Obituary of Daniel Patrick O'Connell
My dad oozed flaws from every orifice of his body: booze, cigarettes, anxiety, depression, cancer, stubbornness, his Cubs’ fandom … at one point or another in his life, these flaws got the best of him. But despite those headwinds, he managed to put in 58 of the most entertaining years of anyone I’ve ever known, and everyone who got the chance to know him well will miss him dearly.
Born on May 5, 1961, in Waukegan, my dad honed his gregarious nature and sharp wit at Waukegan High School. Sporting a head full of sandy brown curls and what can best be described as a Mike Ditka-esque mustache, it was there that he met the love of his life, my mom, Annette Bruno. After a tragic accident compelled them to stay together long after their high school days ended (me), he started out on his life’s journey. Never boring, my dad worked many-a-live-long-day on the railroad, shifted a few years later to Abbott Laboratories and later signed up at Modagrafics, among other professions. Along the way, one constant remained: He made lifelong friends at every stop, evident by the number and breadth of well-wishers who were good enough to share their fondest memories of my dad with me in his hospital room.
Dad found his calling late in life as a taxi driver, where he could share his love of the Blackhawks and his concern over the Bears' quarterback play with his unsuspecting passengers. It was there that he met his closest confidant, Dave, a sweet, caring man whose lasting friendship with my dad has earned him an honorary lifetime membership into our family.

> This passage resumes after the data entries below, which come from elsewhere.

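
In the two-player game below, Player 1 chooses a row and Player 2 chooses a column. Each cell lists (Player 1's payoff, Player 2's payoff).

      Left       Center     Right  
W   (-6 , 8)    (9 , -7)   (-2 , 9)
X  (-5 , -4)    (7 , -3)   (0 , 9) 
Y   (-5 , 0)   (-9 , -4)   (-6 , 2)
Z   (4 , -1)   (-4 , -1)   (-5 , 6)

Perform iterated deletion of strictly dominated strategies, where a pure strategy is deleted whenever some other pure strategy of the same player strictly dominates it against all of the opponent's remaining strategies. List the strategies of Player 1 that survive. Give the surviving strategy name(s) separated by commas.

For Player 1, Z strictly dominates Y on the remaining columns (Left: 4>-5, Center: -4>-9, Right: -5>-6); eliminate Y.
Player 2's strategy Left is strictly dominated by Right (W: 9>8, X: 9>-4, Z: 6>-1) and is removed.
Player 1's strategy Z is strictly dominated by W (Center: 9>-4, Right: -2>-5) and is removed.
Column Center is eliminated: Right beats it against every remaining row (W: 9>-7, X: 9>-3).
For Player 1, X strictly dominates W on the remaining columns (Right: 0>-2); eliminate W.
Among the remaining strategies, none is strictly dominated by another pure strategy of the same player, so the elimination stops.
Surviving strategies — Player 1: {X}; Player 2: {Right}.

X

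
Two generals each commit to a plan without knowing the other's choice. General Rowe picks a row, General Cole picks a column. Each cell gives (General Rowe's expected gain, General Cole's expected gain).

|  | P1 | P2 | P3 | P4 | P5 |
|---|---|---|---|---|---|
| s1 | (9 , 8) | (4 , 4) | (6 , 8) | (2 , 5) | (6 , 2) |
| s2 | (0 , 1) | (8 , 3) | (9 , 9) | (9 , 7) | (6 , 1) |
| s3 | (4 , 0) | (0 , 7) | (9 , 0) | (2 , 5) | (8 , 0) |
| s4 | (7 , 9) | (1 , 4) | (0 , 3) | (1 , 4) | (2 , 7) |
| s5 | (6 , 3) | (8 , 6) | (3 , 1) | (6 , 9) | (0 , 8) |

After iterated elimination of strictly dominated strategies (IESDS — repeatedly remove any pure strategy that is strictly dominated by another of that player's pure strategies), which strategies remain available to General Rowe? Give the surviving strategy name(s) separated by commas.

s1, s2, s3, s5

General Rowe's strategy s4 is strictly dominated by s1 (P1: 9>7, P2: 4>1, P3: 6>0, P4: 2>1, P5: 6>2) and is removed.
General Cole's strategy P5 is strictly dominated by P4 (s1: 5>2, s2: 7>1, s3: 5>0, s5: 9>8) and is removed.
Among the remaining strategies, none is strictly dominated by another pure strategy of the same player, so the elimination stops.
Surviving strategies — General Rowe: {s1, s2, s3, s5}; General Cole: {P1, P2, P3, P4}.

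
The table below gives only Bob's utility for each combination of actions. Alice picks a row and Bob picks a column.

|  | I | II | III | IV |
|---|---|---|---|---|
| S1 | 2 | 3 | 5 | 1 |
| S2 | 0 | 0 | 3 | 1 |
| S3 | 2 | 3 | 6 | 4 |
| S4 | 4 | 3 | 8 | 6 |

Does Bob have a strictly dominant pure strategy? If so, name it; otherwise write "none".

III

III vs I: S1: 5>2, S2: 3>0, S3: 6>2, S4: 8>4.
III vs II: S1: 5>3, S2: 3>0, S3: 6>3, S4: 8>3.
III vs IV: S1: 5>1, S2: 3>1, S3: 6>4, S4: 8>6.
III strictly beats every other strategy against every opponent action, so it is strictly dominant.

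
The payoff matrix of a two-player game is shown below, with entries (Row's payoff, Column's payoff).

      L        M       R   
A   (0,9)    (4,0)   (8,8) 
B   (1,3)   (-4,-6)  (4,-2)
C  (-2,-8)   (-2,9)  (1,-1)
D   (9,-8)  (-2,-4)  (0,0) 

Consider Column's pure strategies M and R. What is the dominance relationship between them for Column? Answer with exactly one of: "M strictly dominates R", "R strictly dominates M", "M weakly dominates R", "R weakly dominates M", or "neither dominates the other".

Compare M to R across every action of Row: A: 0<8, B: -6<-2, C: 9>-1, D: -4<0.
M does better at C but worse at A, B, D; neither strategy dominates the other.

neither dominates the other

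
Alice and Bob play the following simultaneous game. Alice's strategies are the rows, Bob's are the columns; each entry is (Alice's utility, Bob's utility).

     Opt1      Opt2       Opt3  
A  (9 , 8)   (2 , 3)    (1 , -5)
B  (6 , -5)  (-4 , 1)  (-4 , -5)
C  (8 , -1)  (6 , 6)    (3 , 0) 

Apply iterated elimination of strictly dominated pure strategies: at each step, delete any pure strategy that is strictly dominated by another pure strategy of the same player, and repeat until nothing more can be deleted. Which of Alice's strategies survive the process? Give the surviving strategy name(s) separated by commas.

A, C

Alice's strategy B is strictly dominated by A (Opt1: 9>6, Opt2: 2>-4, Opt3: 1>-4) and is removed.
Bob's strategy Opt3 is strictly dominated by Opt2 (A: 3>-5, C: 6>0) and is removed.
Among the remaining strategies, none is strictly dominated by another pure strategy of the same player, so the elimination stops.
Surviving strategies — Alice: {A, C}; Bob: {Opt1, Opt2}.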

My dad’s hobbies included golfing (he loved to regale anyone who would listen with the story of when he shot a par round at Bonnie Brook Golf Course back in the day), expertly grilling/cooking rare-to-medium-rare meat (“I like my steaks to moo at me right before I take my first bite”), complaining about the Cubs’ bullpen, humorous anecdotes, wearing shorts every. single. month. of the year (no matter how much snow was on the ground), fishing and talking about his Chicago Blackhawks cuckoo clock: I mean, seriously, he wouldn’t shut up about that thing. Like, it’s a clock; get over yourself. (Update: He never did.) A second tragic accident (my brother, Michael) forced him into something he should have been doing a long time before he started: coaching Little League baseball. Baseball + impressionable children + fun? Subscribe. “Your dad was such a dummy not to get into this when you were a kid,” he’d tell me. He was a natural, and I know my brother enjoyed his baseball tutelage just as much as he did the snack cakes and Capri Sun pouches after games.

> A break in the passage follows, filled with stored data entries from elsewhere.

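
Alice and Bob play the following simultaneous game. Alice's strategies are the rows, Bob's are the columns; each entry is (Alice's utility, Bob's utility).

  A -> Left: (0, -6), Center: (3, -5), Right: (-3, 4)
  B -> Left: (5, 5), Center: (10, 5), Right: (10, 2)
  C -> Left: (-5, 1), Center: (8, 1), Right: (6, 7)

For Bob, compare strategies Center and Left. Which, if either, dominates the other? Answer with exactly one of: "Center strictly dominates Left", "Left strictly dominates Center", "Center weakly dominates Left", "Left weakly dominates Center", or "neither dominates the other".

Center weakly dominates Left

Center's payoffs vs Left's, by Alice's action — A: -5>-6, B: 5=5, C: 1=1.
Center is at least as good everywhere and strictly better somewhere (tied only at B, C), so Center weakly but not strictly dominates Left.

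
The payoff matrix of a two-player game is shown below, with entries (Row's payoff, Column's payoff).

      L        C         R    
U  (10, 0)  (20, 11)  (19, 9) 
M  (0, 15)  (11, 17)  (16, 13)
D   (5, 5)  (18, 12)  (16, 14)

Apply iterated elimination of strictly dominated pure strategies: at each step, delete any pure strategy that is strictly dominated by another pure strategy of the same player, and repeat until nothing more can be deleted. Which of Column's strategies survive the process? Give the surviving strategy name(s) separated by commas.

C

Row's strategy M is strictly dominated by U (L: 10>0, C: 20>11, R: 19>16) and is removed.
Row D is eliminated: U beats it against every remaining column (L: 10>5, C: 20>18, R: 19>16).
For Column, C strictly dominates L on the remaining rows (U: 11>0); eliminate L.
Column's strategy R is strictly dominated by C (U: 11>9) and is removed.
Among the remaining strategies, none is strictly dominated by another pure strategy of the same player, so the elimination stops.
Surviving strategies — Row: {U}; Column: {C}.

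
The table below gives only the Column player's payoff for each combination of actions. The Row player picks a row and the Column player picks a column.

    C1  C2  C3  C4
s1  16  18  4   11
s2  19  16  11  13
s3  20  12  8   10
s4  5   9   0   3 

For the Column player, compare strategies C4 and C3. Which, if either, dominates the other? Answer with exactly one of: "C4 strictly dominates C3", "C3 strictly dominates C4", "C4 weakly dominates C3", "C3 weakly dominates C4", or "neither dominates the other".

Compare C4 to C3 across each opponent action: s1: 11>4, s2: 13>11, s3: 10>8, s4: 3>0.
C4 gives a strictly higher payoff against each opponent action, so C4 strictly dominates C3.

C4 strictly dominates C3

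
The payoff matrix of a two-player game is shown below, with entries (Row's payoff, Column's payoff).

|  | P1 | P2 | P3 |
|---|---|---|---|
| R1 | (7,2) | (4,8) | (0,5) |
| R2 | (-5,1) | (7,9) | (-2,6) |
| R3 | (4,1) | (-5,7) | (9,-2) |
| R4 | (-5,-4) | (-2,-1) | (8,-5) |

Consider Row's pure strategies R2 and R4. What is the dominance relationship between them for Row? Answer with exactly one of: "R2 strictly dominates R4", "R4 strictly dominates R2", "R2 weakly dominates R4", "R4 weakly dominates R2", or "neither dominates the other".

neither dominates the other

Compare R2 to R4 across each choice by Column: P1: -5=-5, P2: 7>-2, P3: -2<8.
R2 does better at P2 but worse at P3; neither strategy dominates the other.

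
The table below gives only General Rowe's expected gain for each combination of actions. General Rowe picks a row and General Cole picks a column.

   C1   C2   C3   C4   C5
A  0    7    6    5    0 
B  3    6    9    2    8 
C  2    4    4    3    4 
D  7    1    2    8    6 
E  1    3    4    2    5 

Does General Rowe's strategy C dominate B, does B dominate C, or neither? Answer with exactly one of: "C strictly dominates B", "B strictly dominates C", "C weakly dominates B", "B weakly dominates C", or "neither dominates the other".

neither dominates the other

Compare C to B across each opponent action: C1: 2<3, C2: 4<6, C3: 4<9, C4: 3>2, C5: 4<8.
C does better at C4 but worse at C1, C2, C3, C5; neither strategy dominates the other.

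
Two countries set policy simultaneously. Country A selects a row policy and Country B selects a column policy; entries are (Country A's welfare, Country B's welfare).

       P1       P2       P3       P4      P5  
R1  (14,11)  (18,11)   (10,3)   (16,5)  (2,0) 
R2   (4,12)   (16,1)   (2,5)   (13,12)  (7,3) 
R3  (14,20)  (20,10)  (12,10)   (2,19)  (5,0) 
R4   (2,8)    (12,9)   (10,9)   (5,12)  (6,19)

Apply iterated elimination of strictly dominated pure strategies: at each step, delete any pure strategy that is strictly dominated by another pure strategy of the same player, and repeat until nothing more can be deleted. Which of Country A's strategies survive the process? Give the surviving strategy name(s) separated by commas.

Country B's strategy P3 is strictly dominated by P4 (R1: 5>3, R2: 12>5, R3: 19>10, R4: 12>9) and is removed.
For Country A, R2 strictly dominates R4 on the remaining columns (P1: 4>2, P2: 16>12, P4: 13>5, P5: 7>6); eliminate R4.
Column P5 is eliminated: P1 beats it against every remaining row (R1: 11>0, R2: 12>3, R3: 20>0).
For Country A, R1 strictly dominates R2 on the remaining columns (P1: 14>4, P2: 18>16, P4: 16>13); eliminate R2.
For Country B, P1 strictly dominates P4 on the remaining rows (R1: 11>5, R3: 20>19); eliminate P4.
Among the remaining strategies, none is strictly dominated by another pure strategy of the same player, so the elimination stops.
Surviving strategies — Country A: {R1, R3}; Country B: {P1, P2}.

R1, R3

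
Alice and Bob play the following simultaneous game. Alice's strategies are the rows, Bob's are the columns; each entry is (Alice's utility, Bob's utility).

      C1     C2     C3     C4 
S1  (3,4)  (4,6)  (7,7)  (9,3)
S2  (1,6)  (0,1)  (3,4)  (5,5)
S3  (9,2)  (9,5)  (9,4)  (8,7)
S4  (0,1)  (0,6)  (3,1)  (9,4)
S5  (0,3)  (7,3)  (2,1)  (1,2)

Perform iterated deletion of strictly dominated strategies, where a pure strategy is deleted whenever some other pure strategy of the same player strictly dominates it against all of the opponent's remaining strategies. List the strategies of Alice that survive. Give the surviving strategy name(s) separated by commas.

S1, S3, S4

For Alice, S1 strictly dominates S2 on the remaining columns (C1: 3>1, C2: 4>0, C3: 7>3, C4: 9>5); eliminate S2.
For Alice, S3 strictly dominates S5 on the remaining columns (C1: 9>0, C2: 9>7, C3: 9>2, C4: 8>1); eliminate S5.
For Bob, C2 strictly dominates C1 on the remaining rows (S1: 6>4, S3: 5>2, S4: 6>1); eliminate C1.
Among the remaining strategies, none is strictly dominated by another pure strategy of the same player, so the elimination stops.
Surviving strategies — Alice: {S1, S3, S4}; Bob: {C2, C3, C4}.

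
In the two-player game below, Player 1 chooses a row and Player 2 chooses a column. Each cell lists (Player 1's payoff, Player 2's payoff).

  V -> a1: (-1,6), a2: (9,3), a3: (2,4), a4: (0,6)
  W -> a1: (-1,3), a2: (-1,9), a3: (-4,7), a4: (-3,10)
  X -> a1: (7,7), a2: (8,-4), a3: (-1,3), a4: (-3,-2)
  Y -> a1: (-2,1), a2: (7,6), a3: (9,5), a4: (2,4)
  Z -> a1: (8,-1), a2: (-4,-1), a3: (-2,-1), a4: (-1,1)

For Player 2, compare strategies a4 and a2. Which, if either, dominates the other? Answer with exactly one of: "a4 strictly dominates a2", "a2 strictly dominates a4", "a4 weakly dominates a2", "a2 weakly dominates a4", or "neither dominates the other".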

So how will I remember my dad? What sticks out? What’s his legacy? He was the typical Boomer dad in many ways: Provide for your family, keep your emotions in check, never share your feelings, etc. He passed on his stubbornness to me (and if you disagree with that sentiment, I will fight you). But, near the end of his life, his try meter went up considerably. He didn’t always do the right thing (none of us do). He started going to Alcoholics Anonymous. He twice made it past 1 year sober. So, again, not perfect, but TRYING. He took his granddaughter fishing. He spent time chasing his grandson around as he giggled. After his cancer diagnosis in May, he accompanied my brother and I for a memorable trip to Las Vegas. The ‘Hawks beat the Golden Knights for the first time. He used part of his retirement account to set up trusts for my kids’ college funds. He spent more time with beloved family members, like his niece, Cindy, who frequently brought him meals. My brother quit smoking. To put it simply: He made the best of a bad situation.

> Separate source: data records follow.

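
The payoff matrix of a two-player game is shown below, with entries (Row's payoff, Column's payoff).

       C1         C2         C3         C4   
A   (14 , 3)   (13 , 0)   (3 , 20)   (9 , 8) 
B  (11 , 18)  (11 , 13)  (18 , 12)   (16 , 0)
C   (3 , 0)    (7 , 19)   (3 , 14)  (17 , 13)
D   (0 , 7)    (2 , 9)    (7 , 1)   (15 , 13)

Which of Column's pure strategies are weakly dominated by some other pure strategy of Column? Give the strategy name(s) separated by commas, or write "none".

none

Nothing dominates C1: C2 at A (3>0); C3 at B (18>12); C4 at B (18>0).
Nothing dominates C2: C1 at C (19>0); C3 at B (13>12); C4 at B (13>0).
C3: no other strategy beats it everywhere (C1 at A (20>3); C2 at A (20>0); C4 at A (20>8)).
C4 is not dominated — it holds its own against C1 at A (8>3); C2 at A (8>0); C3 at D (13>1).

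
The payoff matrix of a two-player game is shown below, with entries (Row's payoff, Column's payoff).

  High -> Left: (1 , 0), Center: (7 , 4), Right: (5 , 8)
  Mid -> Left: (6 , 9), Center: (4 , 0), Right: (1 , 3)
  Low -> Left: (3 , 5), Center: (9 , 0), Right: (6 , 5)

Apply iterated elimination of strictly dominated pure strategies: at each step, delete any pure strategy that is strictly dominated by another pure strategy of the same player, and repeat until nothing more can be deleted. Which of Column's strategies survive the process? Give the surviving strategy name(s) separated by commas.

For Row, Low strictly dominates High on the remaining columns (Left: 3>1, Center: 9>7, Right: 6>5); eliminate High.
Column Center is eliminated: Left beats it against every remaining row (Mid: 9>0, Low: 5>0).
Among the remaining strategies, none is strictly dominated by another pure strategy of the same player, so the elimination stops.
Surviving strategies — Row: {Mid, Low}; Column: {Left, Right}.

Left, Right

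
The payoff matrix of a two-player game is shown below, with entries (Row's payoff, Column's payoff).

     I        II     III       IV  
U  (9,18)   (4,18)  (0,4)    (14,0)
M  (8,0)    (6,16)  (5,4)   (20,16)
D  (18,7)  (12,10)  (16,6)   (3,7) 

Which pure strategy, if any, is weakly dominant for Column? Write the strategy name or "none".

II

II vs I: U: 18=18, M: 16>0, D: 10>7.
II vs III: U: 18>4, M: 16>4, D: 10>6.
II vs IV: U: 18>0, M: 16=16, D: 10>7.
II is at least as good as every other strategy against every opponent action, so it is weakly dominant.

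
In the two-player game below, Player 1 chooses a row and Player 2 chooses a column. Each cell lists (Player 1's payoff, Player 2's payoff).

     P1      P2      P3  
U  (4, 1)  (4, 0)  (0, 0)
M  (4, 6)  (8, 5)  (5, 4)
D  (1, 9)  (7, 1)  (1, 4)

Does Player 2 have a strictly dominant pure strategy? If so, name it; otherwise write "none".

P1 vs P2: U: 1>0, M: 6>5, D: 9>1.
P1 vs P3: U: 1>0, M: 6>4, D: 9>4.
P1 strictly beats every other strategy against every opponent action, so it is strictly dominant.

P1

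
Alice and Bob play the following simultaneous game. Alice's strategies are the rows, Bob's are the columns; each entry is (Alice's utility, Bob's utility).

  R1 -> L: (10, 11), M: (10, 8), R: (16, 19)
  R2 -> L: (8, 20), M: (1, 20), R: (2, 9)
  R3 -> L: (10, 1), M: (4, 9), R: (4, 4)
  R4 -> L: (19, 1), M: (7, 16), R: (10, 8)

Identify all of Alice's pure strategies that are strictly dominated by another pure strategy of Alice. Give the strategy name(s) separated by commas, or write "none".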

After he died, I went through a bunch of medical records stacking up on his dining room table. It was obvious that he had stopped sharing updates from the doctors because he didn’t want to be forced to keep breaking the bad news to loved ones. His dad died when I was about 21 months old. My dad died a few days after my son turned 18 months old. I promised my dad in his final days that I would break this cycle, that I’ll be around to see my grandson grow up, whenever that day might come. It’s ironic and unfair that, in the end, lung cancer took the breath away from a man who breathed life into so many ordinary everyday situations.
Please join us in a celebration of Dan’s life from 4-8 p.m. Thursday at McMurrough Funeral Chapel, 101 Park Place, Libertyville, IL. Light snacks will be served, and more detailed descriptions of the Chicago Blackhawks cuckoo clock will be available. In lieu of flowers, a college education fund for Cailin Arlene O'Connell has been established in memory of Daniel Patrick O’Connell. Envelopes for the education fund will be available at the funeral chapel. Please make donations payable to Cailin Arlene O'Connell and forward them to 101 Park Place, Libertyville, IL 60048.